Qu’il paraît loin, le premier voyage de Grain de Sail à New York fin 2020. Après deux rotations annuelles pendant près de quatre ans entre la Bretagne et la Grosse Pomme avec un bateau de 24 mètres de long, l’entreprise française, fer-de-lance du transport transatlantique de marchandises à la voile, a décidé de passer à la vitesse supérieure. Cette année, un voilier deux fois plus long, haut et large, avec une capacité de chargement de 350 tonnes, s’est élancé le 15 mars de Saint-Malo vers New York. Baptisé Grain de Sail II, il devrait arriver au South Street Seaport (Pier 17), son port d’attache new-yorkais pour quelques jours, autour de ce mercredi 3 avril.
À son bord, le vin et le chocolat de la marque bretonne, mais aussi – et pour la première fois – des produits d’autres entreprises (parfums, guitares, cosmétiques, textile, maroquinerie…) qui ont décidé d’utiliser le deux-mâts comme solution de transport plutôt qu’un porte-conteneurs polluant et dangereux, comme celui qui a détruit le pont Francis Scott Key à Baltimore en mars. « Grâce à ce nouveau service, on veut montrer que notre projet de décarboner les chaînes logistiques peut devenir universel », résume Pierre Maruzzi, le directeur-export de Grain de Sail.
La société a été imaginée en 2010, quand Jacques et Olivier Barreau, deux frères descendants d’armateurs, se sont fixés pour objectif de dépolluer le transport maritime. Ils décident de construire un voilier et de l’utiliser pour la confection et la vente de leurs propres produits, en l’occurence du café, du chocolat et du vin bio. Comment ça marche ? Le navire dépose ses bouteilles de vin à New York, où elles sont vendues par des cavistes et des restaurateurs locaux, et gagne ensuite les Caraïbes avec du matériel humanitaire à bord. Sur place, il fait le plein de cacao notamment, avant de mettre le cap sur la France pour transformer les fèves en chocolat.
Rapidement, la petite entreprise s’est aperçue qu’elle devait se doter d’une embarcation plus volumineuse pour faire face à la hausse de la demande. Elle a commencé à plancher sur Grain de Sail II dès 2021. « Nous grandissions. Nous avions des besoins plus importants. Par ailleurs, à la suite de la mise en opération du premier voilier, nous avons été sollicités par plusieurs entreprises qui souhaitaient recourir à nos services. Il fallait donc avoir une capacité de transport plus conséquente », explique Stefan Gallard, responsable marketing chez Grain de Sail.
Grâce à ce nouveau voilier, plus moderne, le nombre de boucles transatlantiques devrait s’accroître, passant de deux par an à « cinq à six » à partir de 2025. « Plus le bateau est gros, plus il est rapide car son poids va finir par l’entraîner. Grâce à la carène (partie immergée de la coque, ndr), il va gagner naturellement en vitesse et être plus efficace », reprend Stefan Gallard.

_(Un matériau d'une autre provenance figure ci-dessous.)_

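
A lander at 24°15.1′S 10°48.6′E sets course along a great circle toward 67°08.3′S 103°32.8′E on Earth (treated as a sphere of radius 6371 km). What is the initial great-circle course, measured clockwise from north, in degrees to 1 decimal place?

Δλ = 92.737° = 1.6186 rad.
y = sin Δλ · cos φ₂ = (0.9989)(0.3885) = 0.3881
x = cos φ₁ sin φ₂ − sin φ₁ cos φ₂ cos Δλ = (0.9118)(-0.9214) − (-0.4107)(0.3885)(-0.0477) = -0.8477
θ = atan2(y, x) = 155.40°, so the bearing is 155.4°.

155.4°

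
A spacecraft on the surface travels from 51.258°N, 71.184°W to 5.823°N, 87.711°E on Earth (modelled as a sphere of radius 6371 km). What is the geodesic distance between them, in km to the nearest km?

With latitudes φ₁ = 51.258°, φ₂ = 5.823° and longitude difference Δλ = 158.895°:
cos c = sin φ₁ sin φ₂ + cos φ₁ cos φ₂ cos Δλ = (0.7800)(0.1015) + (0.6258)(0.9948)(-0.9329) = -0.50169,
so c = arccos(-0.50169) = 2.09635 rad.
Distance = R·c = 6371 × 2.0963 ≈ 13356 km.

13356 km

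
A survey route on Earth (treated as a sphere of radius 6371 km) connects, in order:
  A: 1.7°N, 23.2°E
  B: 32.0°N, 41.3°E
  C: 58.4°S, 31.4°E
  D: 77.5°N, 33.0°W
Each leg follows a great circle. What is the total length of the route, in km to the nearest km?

29694 km

Leg A→B: central angle 0.6068 rad, distance 3866.2 km.
Leg B→C: central angle 1.5844 rad, distance 10094.2 km.
Leg C→D: central angle 2.4695 rad, distance 15733.3 km.
Total: 3866.2 + 10094.2 + 15733.3 ≈ 29694 km.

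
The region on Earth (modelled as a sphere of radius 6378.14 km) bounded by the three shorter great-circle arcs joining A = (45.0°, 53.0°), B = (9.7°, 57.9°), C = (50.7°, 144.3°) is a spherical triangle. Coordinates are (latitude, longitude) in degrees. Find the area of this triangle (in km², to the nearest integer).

13159810 km²

Side lengths (central angles): a = 1.4004, b = 1.0039, c = 0.6205 rad; semiperimeter s = 1.5124.
By l'Huilier's theorem, tan(E/4) = √[tan(s/2) tan((s−a)/2) tan((s−b)/2) tan((s−c)/2)], giving spherical excess E = 0.3235 rad.
Area = E·R² = 0.3235 × (6378.14)² ≈ 13159810 km².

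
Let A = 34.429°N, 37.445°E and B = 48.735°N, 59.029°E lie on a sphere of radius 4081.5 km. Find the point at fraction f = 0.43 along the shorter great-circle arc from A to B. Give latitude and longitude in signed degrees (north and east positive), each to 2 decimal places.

41.06°, 45.55°

Central angle δ = 0.3741 rad. Interpolating on the sphere with fraction f = 0.43:
P = [sin((1−f)δ)·A + sin(fδ)·B] / sin δ = 0.5791·A + 0.4383·B in Cartesian coordinates,
giving P = (0.5280, 0.5383, 0.6569), i.e. latitude 41.06°, longitude 45.55°.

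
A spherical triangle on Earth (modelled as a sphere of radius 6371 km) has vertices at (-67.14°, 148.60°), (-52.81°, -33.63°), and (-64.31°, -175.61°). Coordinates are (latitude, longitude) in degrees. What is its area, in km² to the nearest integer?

Side lengths (central angles): a = 1.0339, b = 0.2577, c = 1.0479 rad; semiperimeter s = 1.1697.
By l'Huilier's theorem, tan(E/4) = √[tan(s/2) tan((s−a)/2) tan((s−b)/2) tan((s−c)/2)], giving spherical excess E = 0.1468 rad.
Area = E·R² = 0.1468 × (6371)² ≈ 5957910 km².

5957910 km²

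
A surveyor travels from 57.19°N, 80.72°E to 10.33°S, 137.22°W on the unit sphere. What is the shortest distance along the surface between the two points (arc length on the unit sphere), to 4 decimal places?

Let φ₁ = 0.9982 rad, φ₂ = -0.1803 rad, and Δλ = 2.4794 rad.
Haversine: a = sin²(Δφ/2) + cos φ₁ cos φ₂ sin²(Δλ/2) = 0.3088 + (0.5419)(0.9838)(0.8943) = 0.78556.
Central angle c = 2·arcsin(√a) = 2.17867 rad.
On the unit sphere the arc length equals the central angle: 2.1787.

2.1787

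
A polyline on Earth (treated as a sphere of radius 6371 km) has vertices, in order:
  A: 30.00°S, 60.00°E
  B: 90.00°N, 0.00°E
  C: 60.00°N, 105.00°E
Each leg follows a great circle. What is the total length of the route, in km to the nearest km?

16679 km

Leg A→B: central angle 2.0944 rad, distance 13343.4 km.
Leg B→C: central angle 0.5236 rad, distance 3335.8 km.
Total: 13343.4 + 3335.8 ≈ 16679 km.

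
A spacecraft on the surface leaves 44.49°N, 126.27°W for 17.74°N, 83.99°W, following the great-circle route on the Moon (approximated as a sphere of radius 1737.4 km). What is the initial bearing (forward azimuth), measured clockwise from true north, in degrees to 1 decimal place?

113.3°

With φ₁ = 0.7765, φ₂ = 0.3096, Δλ = 0.7379 rad, the forward-azimuth formula gives
θ = atan2( sin Δλ cos φ₂ , cos φ₁ sin φ₂ − sin φ₁ cos φ₂ cos Δλ ) = atan2(0.6408, -0.2765) = 113.34°.
So the initial bearing is 113.3°.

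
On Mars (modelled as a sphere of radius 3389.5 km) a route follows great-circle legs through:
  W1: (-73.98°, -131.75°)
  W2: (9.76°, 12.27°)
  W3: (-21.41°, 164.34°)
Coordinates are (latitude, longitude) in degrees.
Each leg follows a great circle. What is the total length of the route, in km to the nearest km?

Leg W1→W2: central angle 1.9639 rad, distance 6656.5 km.
Leg W2→W3: central angle 2.6311 rad, distance 8918.3 km.
Total: 6656.5 + 8918.3 ≈ 15575 km.

15575 km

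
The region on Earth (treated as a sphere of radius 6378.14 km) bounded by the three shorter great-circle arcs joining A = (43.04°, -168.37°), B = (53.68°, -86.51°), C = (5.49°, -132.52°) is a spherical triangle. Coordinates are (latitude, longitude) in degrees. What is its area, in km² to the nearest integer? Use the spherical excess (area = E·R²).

Side lengths (central angles): a = 1.0626, b = 0.8566, c = 0.9132 rad; semiperimeter s = 1.4162.
By l'Huilier's theorem, tan(E/4) = √[tan(s/2) tan((s−a)/2) tan((s−b)/2) tan((s−c)/2)], giving spherical excess E = 0.4235 rad.
Area = E·R² = 0.4235 × (6378.14)² ≈ 17229499 km².

17229499 km²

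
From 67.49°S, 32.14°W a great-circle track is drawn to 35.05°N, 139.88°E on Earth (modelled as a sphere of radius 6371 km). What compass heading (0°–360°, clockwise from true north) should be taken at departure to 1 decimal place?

With φ₁ = -1.1779, φ₂ = 0.6117, Δλ = 3.0023 rad, the forward-azimuth formula gives
θ = atan2( sin Δλ cos φ₂ , cos φ₁ sin φ₂ − sin φ₁ cos φ₂ cos Δλ ) = atan2(0.1137, -0.5291) = 167.88°.
So the initial bearing is 167.9°.

167.9°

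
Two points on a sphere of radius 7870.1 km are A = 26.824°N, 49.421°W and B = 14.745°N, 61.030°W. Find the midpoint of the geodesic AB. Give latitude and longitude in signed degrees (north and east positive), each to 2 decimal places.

Central angle δ = 0.2831 rad. Interpolating on the sphere with fraction f = 0.5:
P = [sin((1−f)δ)·A + sin(fδ)·B] / sin δ = 0.5050·A + 0.5050·B in Cartesian coordinates,
giving P = (0.5297, -0.7696, 0.3564), i.e. latitude 20.88°, longitude -55.46°.

20.88°, -55.46°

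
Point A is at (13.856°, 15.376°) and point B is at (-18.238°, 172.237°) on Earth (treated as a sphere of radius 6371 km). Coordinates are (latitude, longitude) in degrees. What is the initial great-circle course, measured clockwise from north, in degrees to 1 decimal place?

Δλ = 156.861° = 2.7377 rad.
y = sin Δλ · cos φ₂ = (0.3930)(0.9498) = 0.3732
x = cos φ₁ sin φ₂ − sin φ₁ cos φ₂ cos Δλ = (0.9709)(-0.3130) − (0.2395)(0.9498)(-0.9196) = -0.0947
θ = atan2(y, x) = 104.24°, so the bearing is 104.2°.

104.2°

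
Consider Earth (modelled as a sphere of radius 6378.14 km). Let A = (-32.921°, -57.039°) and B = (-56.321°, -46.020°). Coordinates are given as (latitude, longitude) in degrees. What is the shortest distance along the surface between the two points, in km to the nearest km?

With latitudes φ₁ = -32.921°, φ₂ = -56.321° and longitude difference Δλ = 11.019°:
cos c = sin φ₁ sin φ₂ + cos φ₁ cos φ₂ cos Δλ = (-0.5435)(-0.8322) + (0.8394)(0.5545)(0.9816) = 0.90917,
so c = arccos(0.90917) = 0.42950 rad.
Distance = R·c = 6378.14 × 0.4295 ≈ 2739 km.

2739 km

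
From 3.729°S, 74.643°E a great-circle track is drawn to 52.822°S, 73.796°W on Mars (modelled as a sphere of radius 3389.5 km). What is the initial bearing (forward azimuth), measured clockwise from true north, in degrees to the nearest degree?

201°

Δλ = -148.439° = -2.5907 rad.
y = sin Δλ · cos φ₂ = (-0.5234)(0.6043) = -0.3163
x = cos φ₁ sin φ₂ − sin φ₁ cos φ₂ cos Δλ = (0.9979)(-0.7968) − (-0.0650)(0.6043)(-0.8521) = -0.8286
θ = atan2(y, x) = -159.11°; adding 360° gives 201°.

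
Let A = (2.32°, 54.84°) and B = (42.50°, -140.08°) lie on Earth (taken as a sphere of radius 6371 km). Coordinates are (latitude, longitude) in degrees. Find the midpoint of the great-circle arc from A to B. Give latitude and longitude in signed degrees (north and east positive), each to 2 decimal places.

Central angle δ = 2.3247 rad. Interpolating on the sphere with fraction f = 0.5:
P = [sin((1−f)δ)·A + sin(fδ)·B] / sin δ = 1.2589·A + 1.2589·B in Cartesian coordinates,
giving P = (0.0125, 0.4327, 0.9014), i.e. latitude 64.35°, longitude 88.34°.

64.35°, 88.34°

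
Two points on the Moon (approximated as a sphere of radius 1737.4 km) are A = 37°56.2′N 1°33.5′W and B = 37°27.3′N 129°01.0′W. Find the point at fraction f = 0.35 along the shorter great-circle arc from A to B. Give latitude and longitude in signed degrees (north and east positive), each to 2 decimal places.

57.63°, -39.69°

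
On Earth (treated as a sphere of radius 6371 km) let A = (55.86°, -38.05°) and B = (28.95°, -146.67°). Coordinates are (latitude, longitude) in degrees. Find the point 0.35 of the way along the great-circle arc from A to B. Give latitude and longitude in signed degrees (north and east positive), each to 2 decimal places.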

Grain de Sail II alternera entre deux types de trajets : son habituelle « grande boucle » deux fois par an entre Saint-Malo, New York et les Caraïbes, et une « navette » trois fois par an entre New York et Saint-Malo seulement pour transporter directement des produits américains vers l’Hexagone et inversement.
Si le voilier n’a pas de mal à remplir sa cale dans le sens France-États-Unis, le retour est une autre histoire. « Il existe une asymétrique historique dans les échanges entre les deux pays : la France exporte plus vers le marché américain qu’elle n’importe. Nous sommes donc toujours à la recherche de chargeurs qui auraient envie d’envoyer des marchandises vers l’Europe, raconte Stefan Gallard. Nous sommes ‘open to business’ ».
Sur la terre ferme, Laurent Corbel est impatient de réceptionner Grain de Sail II. Co-fondateur d’une société de promotion de la propulsion vélique, Wind Support NYC, le Breton est à l’origine du Skipper Lounge, un nouvel espace au South Street Seaport (189 Front Street) qui accueillera, jusqu’au 15 juin, divers événements liés à la voile et à l’univers maritime. Il y vendra aussi des produits acheminés par Grain de Sail 2. « L’idée, dit-il, c’est de montrer que le transport à la voile existe. S’il y a des gens qui le découvrent à cette occasion, j’aurais marqué un point. Si, derrière, un grand restaurateur comme Jean-Georges Vongerichten, qui a ouvert un restaurant au South Street Seaport, décide d’utiliser des voiliers pour faire venir des marchandises, ça sera une grosse victoire. On en est vraiment au début ».